New MySQL backup features in SXB format
Due to the fact that we use to restore a special program that can perform post-processing, and not stupidly split the file into requests and send them to the MySQL server - interesting new features appear.

In the pro version of the dumper, SELECT OUTFILE has already been used to speed up the backup process. Since it is quite clear that it will be much faster if the MySQL server itself saves data to a file, rather than transferring the data divided into separate fields, each of which still needs to be escaped, add quotes, brackets, etc. But at the same time, the dump was still brought to the usual SQL view.

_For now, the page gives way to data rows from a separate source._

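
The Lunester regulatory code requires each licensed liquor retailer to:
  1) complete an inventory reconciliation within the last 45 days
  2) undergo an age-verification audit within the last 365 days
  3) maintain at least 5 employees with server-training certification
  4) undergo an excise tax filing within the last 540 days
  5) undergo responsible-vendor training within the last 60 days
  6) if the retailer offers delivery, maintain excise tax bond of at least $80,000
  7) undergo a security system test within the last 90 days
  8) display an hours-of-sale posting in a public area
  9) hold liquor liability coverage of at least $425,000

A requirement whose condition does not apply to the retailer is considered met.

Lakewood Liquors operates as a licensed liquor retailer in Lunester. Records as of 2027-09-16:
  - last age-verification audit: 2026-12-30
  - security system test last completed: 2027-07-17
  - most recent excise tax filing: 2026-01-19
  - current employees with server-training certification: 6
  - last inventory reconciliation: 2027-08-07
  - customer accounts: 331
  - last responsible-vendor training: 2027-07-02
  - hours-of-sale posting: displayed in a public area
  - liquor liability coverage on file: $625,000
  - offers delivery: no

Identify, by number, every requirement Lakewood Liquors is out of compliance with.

1. inventory reconciliation 40 days ago vs limit 45 → met
2. age-verification audit 260 days ago vs limit 365 → met
3. employees with server-training certification 6 ≥ 5 → met
4. excise tax filing 605 days ago vs limit 540 → not met
5. responsible-vendor training 76 days ago vs limit 60 → not met
6. condition 'offers delivery' does not hold → requirement n/a → met
7. security system test 61 days ago vs limit 90 → met
8. hours-of-sale posting present → met
9. liquor liability coverage $625,000 ≥ $425,000 → met
Not met: 4, 5

4, 5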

In the new version, I wondered why to spend time on dumping during backup, if these decorations take 30-50% of time. Given that backup is usually done much more often than recovery. It is naturally better to transfer the additional load on the recovery process.
Working on the SXB format and block deduplication for files, an idea emerged that it would be nice to try deduplication for the database itself. After all, the database does not change much data between backups.

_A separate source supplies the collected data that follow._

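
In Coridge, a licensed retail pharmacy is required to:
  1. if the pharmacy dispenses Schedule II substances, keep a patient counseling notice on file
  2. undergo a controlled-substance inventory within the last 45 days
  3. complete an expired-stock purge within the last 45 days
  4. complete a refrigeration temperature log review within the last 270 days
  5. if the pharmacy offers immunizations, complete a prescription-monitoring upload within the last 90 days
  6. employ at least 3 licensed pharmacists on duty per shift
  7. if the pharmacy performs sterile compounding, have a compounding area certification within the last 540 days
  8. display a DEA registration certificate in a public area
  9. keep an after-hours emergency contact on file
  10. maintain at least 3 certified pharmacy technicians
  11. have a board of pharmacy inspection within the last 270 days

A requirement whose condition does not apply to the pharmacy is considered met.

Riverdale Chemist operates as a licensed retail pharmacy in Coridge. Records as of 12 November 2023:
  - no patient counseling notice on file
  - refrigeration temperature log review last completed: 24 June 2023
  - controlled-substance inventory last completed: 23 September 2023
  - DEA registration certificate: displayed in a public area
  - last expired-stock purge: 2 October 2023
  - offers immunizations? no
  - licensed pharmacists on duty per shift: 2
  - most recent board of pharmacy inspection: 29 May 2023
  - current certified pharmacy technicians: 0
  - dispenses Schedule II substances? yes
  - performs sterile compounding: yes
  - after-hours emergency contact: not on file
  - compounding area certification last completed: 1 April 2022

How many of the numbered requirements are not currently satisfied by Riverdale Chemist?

1. condition 'dispenses Schedule II substances' holds; patient counseling notice absent → not met
2. controlled-substance inventory 50 days ago vs limit 45 → not met
3. expired-stock purge 41 days ago vs limit 45 → met
4. refrigeration temperature log review 141 days ago vs limit 270 → met
5. condition 'offers immunizations' does not hold → requirement n/a → met
6. licensed pharmacists on duty per shift 2 < 3 → not met
7. condition 'performs sterile compounding' holds; compounding area certification 590 days ago vs limit 540 → not met
8. DEA registration certificate present → met
9. after-hours emergency contact absent → not met
10. certified pharmacy technicians 0 < 3 → not met
11. board of pharmacy inspection 167 days ago vs limit 270 → met
Not met: 6 of 11

6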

At the first stage I decided to implement deduplication at the block level, as well as for files. This option, of course, has drawbacks compared to row level deduplication. But it will be much faster and less demanding on resources.
The data itself is stored for each table separately, in the form of lines with tabs as separators. Table blocks do not depend on other tables. This achieves the compactness of the backup file, plus advanced post-processing capabilities during recovery. The structure of each table is also stored separately. In this case, the AUTO_INCREMENT value is cut from the structure of the tables in order not to constantly back up the structure of the table in which only AUTO_INCREMENT changes. And the AUTO_INCREMENT value itself is stored in the table header metadata.
For each block, an identifier (CRC32 + MD5 + Block Size) is considered, and by this identifier the uniqueness of the block is determined. Two hashing algorithms are used to avoid collisions. And the algorithms themselves are selected as the fastest. A common MD5 hash for the entire table is also considered.
Thus, if we encounter a block that is already in our backup (current or previous), then we use the link to this block, and do not add the repeating block itself to the current backup. As a result, we save space for backup, processor time (no need to compress the same data), and also because of the smaller size, backup loading into cloud storages is significantly accelerated.
To test MySQL incremental backup in practice, you can use a simplified script , it is desirable to share data.
You must have FILE access rights for your MySQL user and the MySQL server must be located on localhost. If there are many who want to add a version with simple selects.
As a result of the work, get such a table (cut the date to fit on the page).
+--------+------+---------+--------+--------+----------+----------+----------+--------+ | D & t | Tabs | Rows | Blocks | Dubs | Size | Dub.size | SXB.size | Time | +--------+------+---------+--------+--------+----------+----------+----------+--------+ | 07:38 | 26 | 557180 | 4779 | 0 | 37.03 MB | - | 11.43 MB | 3.8561 | | 08:06 | 26 | 557187 | 4779 | 4761 | 37.03 MB | 36.92 MB | 39.8 KB | 2.8214 | | 08:22 | 26 | 557187 | 4779 | 4775 | 37.03 MB | 37 MB | 12.22 KB | 2.5557 | | 08:37 | 26 | 557187 | 4779 | 4778 | 37.03 MB | 37.03 MB | 3.75 KB | 2.5052 | | 08:52 | 26 | 557193 | 4779 | 4768 | 37.03 MB | 36.96 MB | 24.57 KB | 2.6060 | | 09:10 | 26 | 557196 | 4779 | 4775 | 37.03 MB | 37.01 MB | 7.79 KB | 2.8218 | +--------+------+---------+--------+--------+----------+----------+----------+--------+
The first time is a full backup, the subsequent incremental backups. “SXB.size” shows the size of the file with incremental backup (i.e. modified blocks).